Dan ingat, fenomena sosial-kemasyarakatn bukan hanya milik mahasiswa ilmu politik dan sosial. Fenomena kependidikan juga menjadi bagian dari sosial-kemasyarakatan kita.
Mahasiswa cenderung di-setting dengan mindset judul penelitian yang selama ini banyak beredar di jurusannya. Apa yang dilakukan oleh banyak orang, maka individu cenderung akan mengekor kesana. Menganggap hal itu satu-satunya yang benar. So poor. Padahal, kalau kita mau melihat keluar, out of the box, ada banyak hal yang bisa dijadikan bahan agar kita “berbeda” dari yang lain. Come on!

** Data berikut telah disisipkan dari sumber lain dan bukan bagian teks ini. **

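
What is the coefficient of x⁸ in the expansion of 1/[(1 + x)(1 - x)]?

Partial fractions give a closed form: a_n = (1/2)·(-1)^n + (1/2)·1^n.
At n = 8: a_8 = 1.

1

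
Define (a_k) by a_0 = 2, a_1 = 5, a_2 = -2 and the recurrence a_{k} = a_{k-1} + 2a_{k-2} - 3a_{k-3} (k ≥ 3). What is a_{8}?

-83

The ordinary generating function has denominator 1 - q - 2q^2 + 3q^3.
Iterating the recurrence: a_0,…,a_{8} = 2, 5, -2, 2, -17, -7, -47, -10, -83.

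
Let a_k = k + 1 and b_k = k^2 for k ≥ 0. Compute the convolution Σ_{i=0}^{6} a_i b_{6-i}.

The convolution is the x^6 coefficient of A(x)B(x).
Σ = 1·36 + 2·25 + 3·16 + 4·9 + 5·4 + 6·1 + 7·0 = 196.

196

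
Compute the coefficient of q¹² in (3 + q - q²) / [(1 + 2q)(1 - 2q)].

The denominator gives the recurrence a_n = 4a_(n−2) for n ≥ 3; the numerator fixes a_0 = 3, a_1 = 1, a_2 = 11.
Iterating: 3, 1, 11, 4, 44, 16, 176, 64, 704, 256, 2816, 1024, 11264, so a_12 = 11264.

11264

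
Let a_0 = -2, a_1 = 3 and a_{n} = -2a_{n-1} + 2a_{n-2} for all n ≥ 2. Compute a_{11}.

The ordinary generating function has denominator 1 + 2x - 2x^2.
Iterating the recurrence: a_0,…,a_{11} = -2, 3, -10, 26, -72, 196, -536, 1464, -4000, 10928, -29856, 81568.

81568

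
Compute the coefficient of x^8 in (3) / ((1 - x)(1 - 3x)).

29523

The denominator gives the recurrence a_n = 4a_(n−1) − 3a_(n−2) for n ≥ 2; the numerator fixes a_0 = 3, a_1 = 12.
Iterating: 3, 12, 39, 120, 363, 1092, 3279, 9840, 29523, so a_8 = 29523.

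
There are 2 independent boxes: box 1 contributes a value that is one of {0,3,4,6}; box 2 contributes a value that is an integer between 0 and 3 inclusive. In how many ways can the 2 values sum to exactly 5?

2

The generating function for the choices is (1 + q^3 + q^4 + q^6)·(1 + q + q^2 + q^3); the count is [q^5].
(1 + q^3 + q^4 + q^6) has coefficients 1,0,0,1,1,0 for degrees 0…5.
(1 + q + q^2 + q^3) has coefficients 1,1,1,1,0,0 for degrees 0…5.
[q^5] = 1·0 + 1·1 + 1·1 = 2.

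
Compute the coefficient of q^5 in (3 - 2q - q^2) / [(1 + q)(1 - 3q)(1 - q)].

607

The denominator gives the recurrence a_n = 3a_(n−1) + a_(n−2) − 3a_(n−3) for n ≥ 3; the numerator fixes a_0 = 3, a_1 = 7, a_2 = 23.
Iterating: 3, 7, 23, 67, 203, 607, so a_5 = 607.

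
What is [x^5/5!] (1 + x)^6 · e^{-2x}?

-32

The EGF product rule gives c_5 = Σ_{k_1+k_2=5} C(5; k_1,k_2) · ∏ g_i(k_i), where (1+x)^6 gives the falling factorial (6)_k; e^{-2x} gives (-2)^k.
g_1(k) for k = 0…5: 1, 6, 30, 120, 360, 720.
g_2(k) for k = 0…5: 1, -2, 4, -8, 16, -32.
c_5 = Σ_k C(5,k)·g_1(k)·g_2(5−k) = 1·1·(-32) + 5·6·16 + 10·30·(-8) + 10·120·4 + 5·360·(-2) + 1·720·1 = −32 + 480 − 2400 + 4800 − 3600 + 720 = -32.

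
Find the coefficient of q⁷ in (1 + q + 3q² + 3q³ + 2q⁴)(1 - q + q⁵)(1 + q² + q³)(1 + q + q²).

2

(1 + q + 3q² + 3q³ + 2q⁴) has coefficients 1,1,3,3,2 for degrees 0…4.
(1 - q + q⁵) has coefficients 1,-1,0,0,0,1,0,0 for degrees 0…7.
Multiplying by (1 + q² + q³) gives running coefficients 1,-1,1,0,-1,1,0,1 for degrees 0…7.
Finally multiplying by (1 + q + q²), the product of all factors after the first has coefficients 1,0,1,0,0,0,0,2 for degrees 0…7.
[q⁷] = 1·2 + 1·0 + 3·0 + 3·0 + 2·0 = 2.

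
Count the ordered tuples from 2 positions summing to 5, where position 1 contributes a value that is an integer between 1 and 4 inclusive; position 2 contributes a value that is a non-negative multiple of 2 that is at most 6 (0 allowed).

2

The generating function for the choices is (x + x^2 + x^3 + x^4)·(1 + x^2 + x^4 + x^6); the count is [x^5].
(x + x^2 + x^3 + x^4) has coefficients 0,1,1,1,1 for degrees 0…4.
(1 + x^2 + x^4 + x^6) has coefficients 1,0,1,0,1,0 for degrees 0…5.
[x^5] = 1·1 + 1·0 + 1·1 + 1·0 = 2.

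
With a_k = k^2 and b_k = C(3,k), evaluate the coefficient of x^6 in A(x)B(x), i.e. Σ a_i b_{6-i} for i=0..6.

168

The convolution is the x^6 coefficient of A(x)B(x).
Σ = 0·0 + 1·0 + 4·0 + 9·1 + 16·3 + 25·3 + 36·1 = 168.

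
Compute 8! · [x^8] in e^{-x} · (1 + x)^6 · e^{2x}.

The EGF product rule gives c_8 = Σ_{k_1+k_2+k_3=8} C(8; k_1,k_2,k_3) · ∏ g_i(k_i), where e^{-x} gives (-1)^k; (1+x)^6 gives the falling factorial (6)_k; e^{2x} gives (2)^k.
g_1(k) for k = 0…8: 1, -1, 1, -1, 1, -1, 1, -1, 1.
g_2(k) for k = 0…8: 1, 6, 30, 120, 360, 720, 720, 0, 0.
g_3(k) for k = 0…8: 1, 2, 4, 8, 16, 32, 64, 128, 256.
First combine the last two factors: h(k) = Σ_j C(k,j)·g_2(j)·g_3(k−j) for k = 0…8: 1, 8, 58, 380, 2248, 12032, 58576, 261536, 1081600.
c_8 = Σ_k C(8,k)·g_1(k)·h(8−k) = 1·1·1081600 + 8·(-1)·261536 + 28·1·58576 + 56·(-1)·12032 + 70·1·2248 + 56·(-1)·380 + 28·1·58 + 8·(-1)·8 + 1·1·1 = 1081600 − 2092288 + 1640128 − 673792 + 157360 − 21280 + 1624 − 64 + 1 = 93289.

93289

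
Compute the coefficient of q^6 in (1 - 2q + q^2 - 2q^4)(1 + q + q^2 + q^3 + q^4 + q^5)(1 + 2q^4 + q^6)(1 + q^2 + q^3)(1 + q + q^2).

(1 - 2q + q^2 - 2q^4) has coefficients 1,-2,1,0,-2 for degrees 0…4.
(1 + q + q^2 + q^3 + q^4 + q^5) has coefficients 1,1,1,1,1,1,0 for degrees 0…6.
Multiplying by (1 + 2q^4 + q^6) gives running coefficients 1,1,1,1,3,3,3 for degrees 0…6.
Multiplying by (1 + q^2 + q^3) gives running coefficients 1,1,2,3,5,5,7 for degrees 0…6.
Finally multiplying by (1 + q + q^2), the product of all factors after the first has coefficients 1,2,4,6,10,13,17 for degrees 0…6.
[q^6] = 1·17 − 2·13 + 1·10 − 2·4 = -7.

-7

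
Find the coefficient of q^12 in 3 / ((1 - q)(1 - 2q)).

24573

The denominator gives the recurrence a_n = 3a_(n−1) − 2a_(n−2) for n ≥ 2; the numerator fixes a_0 = 3, a_1 = 9.
Iterating: 3, 9, 21, 45, 93, 189, 381, 765, 1533, 3069, 6141, 12285, 24573, so a_12 = 24573.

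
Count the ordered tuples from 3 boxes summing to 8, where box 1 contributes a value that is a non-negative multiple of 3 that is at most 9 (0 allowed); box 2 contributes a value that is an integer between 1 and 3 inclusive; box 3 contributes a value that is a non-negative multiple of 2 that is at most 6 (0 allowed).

4

The generating function for the choices is (1 + q³ + q⁶ + q⁹)·(q + q² + q³)·(1 + q² + q⁴ + q⁶); the count is [q⁸].
(1 + q³ + q⁶ + q⁹) has coefficients 1,0,0,1,0,0,1,0,0 for degrees 0…8.
(q + q² + q³) has coefficients 0,1,1,1,0,0,0,0,0 for degrees 0…8.
Finally multiplying by (1 + q² + q⁴ + q⁶), the product of all factors after the first has coefficients 0,1,1,2,1,2,1,2,1 for degrees 0…8.
[q⁸] = 1·1 + 1·2 + 1·1 = 4.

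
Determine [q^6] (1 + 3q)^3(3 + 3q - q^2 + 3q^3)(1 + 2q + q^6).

(1 + 3q)^3 has coefficients 1,9,27,27 for degrees 0…3.
(3 + 3q - q^2 + 3q^3) has coefficients 3,3,-1,3,0,0,0 for degrees 0…6.
Finally multiplying by (1 + 2q + q^6), the product of all factors after the first has coefficients 3,9,5,1,6,0,3 for degrees 0…6.
[q^6] = 1·3 + 9·0 + 27·6 + 27·1 = 192.

192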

Be Unique or The First!
Yah, sekadar saran saja bagi teman-teman mahasiswa lainnya. Terkhusus yang sedang menyelami bidang kependidikan. Kalau mencari judul skripsi, kalau bisa mbokya yang “keren-keren” tah. Biar perpustakaan punya ragam judul yang variatif pula. Apa tidak bosan dengan skripsi yang terkesan “itu-itu saja”? Sementara sebenarnya ada banyak bahan penelitian yang bisa diajukan demi memenuhi beban “sekadar lulus” kuliah itu. Look out!
Nah, kini, saya sedang berpacu dengan segala hal yang berkaitan dengan penyelesaian studi. Mulai dari pengurusan ujian akhir, pemenuhan syarat kelulusan, hingga penulisan hasil penelitian yang menjadi lanjutan Bab IV di skripsi.
Tahu tidak, saya menulis bagian itu dengan cukup luwes. Layaknya ketika saya dulu sedang menulis liputan dan mengolah riset berita. Bedanya cuma di sisi bahasa dan penyajiannya. Kalau berita, isinya dibalut bahasa populer. Kalau skripsi, harus benar-benar berbahasa (sok) ilmiah, kaya data-data mentah, dan sedikit berhitung (banyaknya) halaman. Hahaha…sesekali saya juga menyisipkan opini pribadi. Yeah!